Our looks were a little longer, our touches were a little gentler and when we crashed together…my heart saidgame over.

Naked and a little breathless, I moved to lie on his chest. “I trust you completely. I’m sorry I didn’t express it enough.”

“I know that now. I needed an outlet for some anger and you were up to bat.” He ran his hands through my hair and sighed. “I fucking love your hair.”

His compliment warmed me. “Thanks, Zade.”

“I need to tell you about what happened yesterday.” I lifted my head and saw pain etched on his face. “It’s a head trip.”

“I’m listening.”

“Zaria received a letter from our father. I haven’t seen him in nineteen years. I don’t remember him.” He ran his hand over his jaw and I frowned. I knew this wasn’t going to be a good story. “He died.”

“Shit.” I hissed and closed my eyes. “I’m sorry.”

“Yeah, I didn’t feel as bad as I should about his death. I think mourning someone you didn’t know is complicated and hard. He wrote us a letter and when I ran out of class yesterday, it was because Zaria texted me to get over there ASAP.”

“You should’ve told me there was an emergency! I would’ve helped or something.”

“I know, shit. I should’ve told you or asked for help. I handled it really fucking badly. My sister had been getting weird calls and letters in the mail and it freaked me out. I’d been worrying about someone stalking her and to find out it is someone delivering the letter of my dead dad? It fucks with you.”

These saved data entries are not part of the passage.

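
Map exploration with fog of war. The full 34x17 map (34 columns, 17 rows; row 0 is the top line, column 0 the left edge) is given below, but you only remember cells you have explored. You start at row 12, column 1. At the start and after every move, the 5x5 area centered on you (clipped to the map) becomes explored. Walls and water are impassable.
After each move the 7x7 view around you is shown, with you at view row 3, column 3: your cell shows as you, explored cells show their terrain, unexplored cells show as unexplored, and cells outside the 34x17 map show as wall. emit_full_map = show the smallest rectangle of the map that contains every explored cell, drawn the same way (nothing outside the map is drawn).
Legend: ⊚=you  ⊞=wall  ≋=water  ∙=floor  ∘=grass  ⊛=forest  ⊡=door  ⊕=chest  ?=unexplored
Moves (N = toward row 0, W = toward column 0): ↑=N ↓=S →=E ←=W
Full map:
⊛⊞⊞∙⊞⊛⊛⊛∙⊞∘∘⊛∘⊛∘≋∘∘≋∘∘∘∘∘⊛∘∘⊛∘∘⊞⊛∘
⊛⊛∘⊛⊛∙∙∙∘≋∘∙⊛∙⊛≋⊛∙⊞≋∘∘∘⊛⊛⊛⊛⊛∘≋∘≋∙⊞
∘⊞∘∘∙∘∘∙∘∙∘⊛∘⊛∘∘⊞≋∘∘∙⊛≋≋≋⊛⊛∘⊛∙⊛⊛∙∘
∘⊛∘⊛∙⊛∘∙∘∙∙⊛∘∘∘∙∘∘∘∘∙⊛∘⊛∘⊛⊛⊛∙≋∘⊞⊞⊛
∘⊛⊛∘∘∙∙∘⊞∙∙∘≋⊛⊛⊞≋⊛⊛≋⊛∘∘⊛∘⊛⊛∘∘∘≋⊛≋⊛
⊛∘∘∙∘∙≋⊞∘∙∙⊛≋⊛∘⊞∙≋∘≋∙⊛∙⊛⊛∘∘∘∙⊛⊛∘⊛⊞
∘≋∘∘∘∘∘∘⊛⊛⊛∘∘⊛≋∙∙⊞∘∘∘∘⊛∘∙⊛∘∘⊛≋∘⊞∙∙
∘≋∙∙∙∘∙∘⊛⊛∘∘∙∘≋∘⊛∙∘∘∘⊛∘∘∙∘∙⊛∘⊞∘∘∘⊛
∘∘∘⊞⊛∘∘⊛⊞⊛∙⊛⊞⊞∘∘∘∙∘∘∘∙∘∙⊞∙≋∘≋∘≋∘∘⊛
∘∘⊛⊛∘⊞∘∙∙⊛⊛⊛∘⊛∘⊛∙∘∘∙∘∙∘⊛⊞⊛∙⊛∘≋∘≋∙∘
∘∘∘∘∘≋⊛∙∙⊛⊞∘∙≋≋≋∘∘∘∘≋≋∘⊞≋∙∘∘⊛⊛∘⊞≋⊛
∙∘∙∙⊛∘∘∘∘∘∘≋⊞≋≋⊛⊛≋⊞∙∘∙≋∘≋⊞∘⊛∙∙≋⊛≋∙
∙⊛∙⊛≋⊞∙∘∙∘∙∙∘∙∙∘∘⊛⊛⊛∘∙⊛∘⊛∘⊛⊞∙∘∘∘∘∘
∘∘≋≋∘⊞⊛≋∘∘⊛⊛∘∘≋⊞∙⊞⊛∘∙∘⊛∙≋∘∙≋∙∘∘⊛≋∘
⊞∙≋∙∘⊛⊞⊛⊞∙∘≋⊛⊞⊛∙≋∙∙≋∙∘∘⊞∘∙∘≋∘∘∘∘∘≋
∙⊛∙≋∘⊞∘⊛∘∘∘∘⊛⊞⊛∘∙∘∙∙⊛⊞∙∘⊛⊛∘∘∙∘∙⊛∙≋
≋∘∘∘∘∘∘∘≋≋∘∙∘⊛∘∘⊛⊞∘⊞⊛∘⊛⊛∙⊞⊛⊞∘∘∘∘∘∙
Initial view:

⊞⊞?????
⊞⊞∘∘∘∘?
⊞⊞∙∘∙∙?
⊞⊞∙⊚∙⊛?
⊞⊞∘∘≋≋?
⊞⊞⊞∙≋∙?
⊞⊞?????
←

⊞⊞⊞????
⊞⊞⊞∘∘∘∘
⊞⊞⊞∙∘∙∙
⊞⊞⊞⊚⊛∙⊛
⊞⊞⊞∘∘≋≋
⊞⊞⊞⊞∙≋∙
⊞⊞⊞????

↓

⊞⊞⊞∘∘∘∘
⊞⊞⊞∙∘∙∙
⊞⊞⊞∙⊛∙⊛
⊞⊞⊞⊚∘≋≋
⊞⊞⊞⊞∙≋∙
⊞⊞⊞∙⊛∙?
⊞⊞⊞????

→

⊞⊞∘∘∘∘?
⊞⊞∙∘∙∙?
⊞⊞∙⊛∙⊛?
⊞⊞∘⊚≋≋?
⊞⊞⊞∙≋∙?
⊞⊞∙⊛∙≋?
⊞⊞?????

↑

⊞⊞?????
⊞⊞∘∘∘∘?
⊞⊞∙∘∙∙?
⊞⊞∙⊚∙⊛?
⊞⊞∘∘≋≋?
⊞⊞⊞∙≋∙?
⊞⊞∙⊛∙≋?

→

⊞??????
⊞∘∘∘∘∘?
⊞∙∘∙∙⊛?
⊞∙⊛⊚⊛≋?
⊞∘∘≋≋∘?
⊞⊞∙≋∙∘?
⊞∙⊛∙≋??

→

???????
∘∘∘∘∘≋?
∙∘∙∙⊛∘?
∙⊛∙⊚≋⊞?
∘∘≋≋∘⊞?
⊞∙≋∙∘⊛?
∙⊛∙≋???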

“It would fuck with anyone.” I smoothed my hand up and down his arm, needing to touch him and give him any strength I could.

“He had another family. Has another family. We have half siblings. Three of them.” He spoke in broken sentences and my heart hurt for him. “He wants us to meet them, I think. I can’t really tell. There’s a reading of a will and he said he left me and Zaria something. I don’t want a cent though. Zaria doesn’t either.” He stopped talking and tilted his chin toward me. “What are you thinking right now?”

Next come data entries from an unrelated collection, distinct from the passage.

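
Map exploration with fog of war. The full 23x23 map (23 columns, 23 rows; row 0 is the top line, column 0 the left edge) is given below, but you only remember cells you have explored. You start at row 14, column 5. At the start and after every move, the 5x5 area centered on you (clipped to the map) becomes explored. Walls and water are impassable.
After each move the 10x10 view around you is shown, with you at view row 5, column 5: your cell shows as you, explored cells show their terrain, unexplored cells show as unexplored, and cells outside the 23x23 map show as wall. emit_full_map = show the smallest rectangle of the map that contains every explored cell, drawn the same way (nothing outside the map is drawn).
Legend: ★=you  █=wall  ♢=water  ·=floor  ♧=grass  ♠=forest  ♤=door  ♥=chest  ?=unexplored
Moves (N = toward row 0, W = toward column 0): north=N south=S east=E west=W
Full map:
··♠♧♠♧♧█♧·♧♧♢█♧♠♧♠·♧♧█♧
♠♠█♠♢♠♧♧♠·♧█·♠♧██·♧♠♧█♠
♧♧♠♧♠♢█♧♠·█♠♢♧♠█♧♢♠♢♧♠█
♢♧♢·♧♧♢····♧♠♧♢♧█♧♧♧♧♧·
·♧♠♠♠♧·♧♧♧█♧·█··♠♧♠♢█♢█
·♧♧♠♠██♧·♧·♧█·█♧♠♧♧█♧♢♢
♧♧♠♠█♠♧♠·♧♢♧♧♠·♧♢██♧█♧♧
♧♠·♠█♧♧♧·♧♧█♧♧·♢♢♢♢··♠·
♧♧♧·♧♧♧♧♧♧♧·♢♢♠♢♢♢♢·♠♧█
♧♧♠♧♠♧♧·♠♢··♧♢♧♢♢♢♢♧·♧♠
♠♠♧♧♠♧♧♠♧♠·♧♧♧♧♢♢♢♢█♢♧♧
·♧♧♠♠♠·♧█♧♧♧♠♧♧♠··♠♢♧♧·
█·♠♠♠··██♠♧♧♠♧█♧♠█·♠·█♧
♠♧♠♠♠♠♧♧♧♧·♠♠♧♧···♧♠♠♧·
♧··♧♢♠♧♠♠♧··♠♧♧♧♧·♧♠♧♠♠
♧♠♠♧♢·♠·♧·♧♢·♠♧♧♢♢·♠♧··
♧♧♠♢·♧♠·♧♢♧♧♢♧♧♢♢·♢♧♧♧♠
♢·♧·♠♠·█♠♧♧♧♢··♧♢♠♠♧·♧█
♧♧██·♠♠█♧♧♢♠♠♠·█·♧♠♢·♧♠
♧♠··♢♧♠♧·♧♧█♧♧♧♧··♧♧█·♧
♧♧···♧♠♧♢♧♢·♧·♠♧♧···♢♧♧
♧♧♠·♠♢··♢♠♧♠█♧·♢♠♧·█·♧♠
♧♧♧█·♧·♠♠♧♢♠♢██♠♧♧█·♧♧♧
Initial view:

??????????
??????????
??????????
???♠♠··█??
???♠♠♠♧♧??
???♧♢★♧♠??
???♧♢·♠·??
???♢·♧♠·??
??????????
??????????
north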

“Hell. All sorts of things. I’m sad that you have to go through this. This has to be really hard. I think you can always donate money or set it aside to figure out later. This is like a huge Band-Aid being ripped off.”

“Yeah. You aren’t kidding.”

“Do you want to meet your half siblings?”

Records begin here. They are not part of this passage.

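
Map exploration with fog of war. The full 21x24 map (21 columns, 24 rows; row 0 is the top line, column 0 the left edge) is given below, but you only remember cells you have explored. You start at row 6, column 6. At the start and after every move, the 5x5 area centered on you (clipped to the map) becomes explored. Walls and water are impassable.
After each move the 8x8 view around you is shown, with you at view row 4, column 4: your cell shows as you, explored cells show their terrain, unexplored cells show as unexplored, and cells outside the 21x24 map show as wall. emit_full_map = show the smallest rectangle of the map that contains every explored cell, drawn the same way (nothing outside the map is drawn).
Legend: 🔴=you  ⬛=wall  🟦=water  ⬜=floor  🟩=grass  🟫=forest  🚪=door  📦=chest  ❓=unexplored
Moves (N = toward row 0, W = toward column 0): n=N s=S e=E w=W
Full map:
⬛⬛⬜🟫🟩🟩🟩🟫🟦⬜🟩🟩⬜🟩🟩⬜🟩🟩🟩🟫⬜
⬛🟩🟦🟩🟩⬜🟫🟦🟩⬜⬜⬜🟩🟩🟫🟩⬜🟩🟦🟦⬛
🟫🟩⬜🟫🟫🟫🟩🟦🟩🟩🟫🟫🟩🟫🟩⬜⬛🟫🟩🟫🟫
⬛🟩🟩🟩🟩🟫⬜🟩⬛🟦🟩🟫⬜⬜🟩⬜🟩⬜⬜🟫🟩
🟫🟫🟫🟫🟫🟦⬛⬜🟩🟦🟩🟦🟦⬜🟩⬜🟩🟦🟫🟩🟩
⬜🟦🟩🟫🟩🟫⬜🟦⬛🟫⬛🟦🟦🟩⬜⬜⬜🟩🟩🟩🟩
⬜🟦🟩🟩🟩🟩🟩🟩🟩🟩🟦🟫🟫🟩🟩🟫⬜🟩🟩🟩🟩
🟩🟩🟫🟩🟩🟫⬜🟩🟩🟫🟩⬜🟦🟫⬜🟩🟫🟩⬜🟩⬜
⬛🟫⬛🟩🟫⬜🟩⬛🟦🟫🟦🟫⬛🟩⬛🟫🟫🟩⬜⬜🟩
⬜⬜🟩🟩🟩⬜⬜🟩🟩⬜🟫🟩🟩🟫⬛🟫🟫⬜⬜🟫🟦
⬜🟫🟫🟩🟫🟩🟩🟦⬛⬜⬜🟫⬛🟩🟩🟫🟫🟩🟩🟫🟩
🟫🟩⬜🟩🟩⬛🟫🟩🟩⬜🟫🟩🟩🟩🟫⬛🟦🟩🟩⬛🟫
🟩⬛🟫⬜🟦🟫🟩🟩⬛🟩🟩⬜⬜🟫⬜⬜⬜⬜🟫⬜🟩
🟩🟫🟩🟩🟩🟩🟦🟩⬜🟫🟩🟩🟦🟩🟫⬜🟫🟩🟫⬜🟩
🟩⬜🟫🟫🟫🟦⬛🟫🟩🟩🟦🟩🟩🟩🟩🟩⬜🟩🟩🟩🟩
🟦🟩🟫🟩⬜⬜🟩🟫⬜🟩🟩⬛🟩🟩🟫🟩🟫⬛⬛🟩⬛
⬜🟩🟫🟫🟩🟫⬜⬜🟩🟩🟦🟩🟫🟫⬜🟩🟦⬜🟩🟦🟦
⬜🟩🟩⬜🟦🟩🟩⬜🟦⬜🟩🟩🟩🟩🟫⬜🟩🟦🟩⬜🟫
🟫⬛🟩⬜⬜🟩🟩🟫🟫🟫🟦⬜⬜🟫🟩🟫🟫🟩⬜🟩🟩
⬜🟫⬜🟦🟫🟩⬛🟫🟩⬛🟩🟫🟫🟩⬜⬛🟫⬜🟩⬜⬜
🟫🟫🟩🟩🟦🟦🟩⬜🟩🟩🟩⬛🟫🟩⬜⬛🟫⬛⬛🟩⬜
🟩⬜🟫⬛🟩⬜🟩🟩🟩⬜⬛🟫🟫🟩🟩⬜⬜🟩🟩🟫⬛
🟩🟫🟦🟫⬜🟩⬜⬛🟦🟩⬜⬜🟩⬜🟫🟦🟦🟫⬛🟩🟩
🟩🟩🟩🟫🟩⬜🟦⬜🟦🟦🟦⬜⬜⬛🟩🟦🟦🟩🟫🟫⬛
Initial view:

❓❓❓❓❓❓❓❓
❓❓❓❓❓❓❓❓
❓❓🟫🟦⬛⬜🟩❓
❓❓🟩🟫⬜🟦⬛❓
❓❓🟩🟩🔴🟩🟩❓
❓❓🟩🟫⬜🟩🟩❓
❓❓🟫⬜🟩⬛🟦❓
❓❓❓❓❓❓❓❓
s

❓❓❓❓❓❓❓❓
❓❓🟫🟦⬛⬜🟩❓
❓❓🟩🟫⬜🟦⬛❓
❓❓🟩🟩🟩🟩🟩❓
❓❓🟩🟫🔴🟩🟩❓
❓❓🟫⬜🟩⬛🟦❓
❓❓🟩⬜⬜🟩🟩❓
❓❓❓❓❓❓❓❓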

“I don’t know. Zaria does. I don’t care enough. Am I awful?” He fisted my blanket in his hand and sighed. “He wrote that he was proud of us. That he’d been following us growing up but stayed away out of cowardice. What kind of life is that? He had two kids and he never did anything for us, until he died. That’s bullshit.”

“It is bullshit. I don’t think you are awful at all. As I said, I think this is going to take some time to digest and you don’t have to make any decision right now.”